X
At Home With You
Major, 1985
X are a band with a story, most likely exaggerated in parts and all the more amazing for being true in others, that old Australian rock fans enjoy recounting to each other and nobody else seems to have heard of. Those two facts are hardly coincidental, as the story is – with only minor variation – an explanation of X as the ultimate outsiders of local underground music history. Not punk, nor rock, nor for that matter anything else, more notorious than any other band at the time or since and probably the one most deserving of recognisable acclaim or inclusion in a hall of fame and the least likely to ever get it. "X stood alone," is the motto of this mythology and the one said to interviewers by members of the band almost as if they were speaking about something separate to themselves and outside of their control.
X came up with their name shortly before their first gig in Sydney in 1977, at a pub in Bondi they were never invited back to, by slashing a giant cross in red paint on a piece of newspaper and sticking it to the door of the hotel as a makeshift poster. At the time the band consisted of Steve Lucas, Ian Riley, Steve Cafiero and Ian Krahe, who the following year took heroin after a gig and died in his sleep.
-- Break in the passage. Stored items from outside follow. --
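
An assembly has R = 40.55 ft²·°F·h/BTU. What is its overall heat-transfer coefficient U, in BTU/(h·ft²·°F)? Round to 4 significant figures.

0.02466 BTU/(h·ft²·°F)

U = 1/R = 1/40.55 = 0.024661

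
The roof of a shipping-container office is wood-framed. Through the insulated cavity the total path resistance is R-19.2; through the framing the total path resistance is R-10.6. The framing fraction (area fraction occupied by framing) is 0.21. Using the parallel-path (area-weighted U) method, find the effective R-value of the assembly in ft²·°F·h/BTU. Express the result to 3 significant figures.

U_eff = 0.79/19.2 + 0.21/10.6 = 0.04115 + 0.01981 = 0.06096
R_eff = 1/U_eff = 16.4 ft²·°F·h/BTU

16.4 ft²·°F·h/BTU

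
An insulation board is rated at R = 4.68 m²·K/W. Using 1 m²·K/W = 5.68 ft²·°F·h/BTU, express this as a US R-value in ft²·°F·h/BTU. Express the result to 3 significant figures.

26.6 ft²·°F·h/BTU

R_US = 4.68 × 5.68 = 26.58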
The other three continued to play and recorded the ferocious punk album X-Aspirations, gathering themselves a troublesome following of violent skinheads in the process. At one point, so the story goes, they were banned from 32 venues in Sydney and still managed to play regularly.
X split in 1980 and reformed a few years later, eventually settling in Melbourne where new drummer Cathy Green brought a looser style to their music and mediated the volatile relationship between Lucas and Rilen. She showed up to the first rehearsal to find both of them incoherently drunk. In 1985 the band recorded At Home With You, their second and more diverse album including the brilliant art-rock cut 'TV Glue' and slovenly punk track 'Degenerate Boy'. The trio continued to play music, and Rilen continued to drink people under the table, for the next two decades. In the preface to the 2005 reprint of Inner City Sound, Clinton Walker wrote: "As long as Ian Rilen's alive, after all, anything is possible!" He died of cancer in 2006.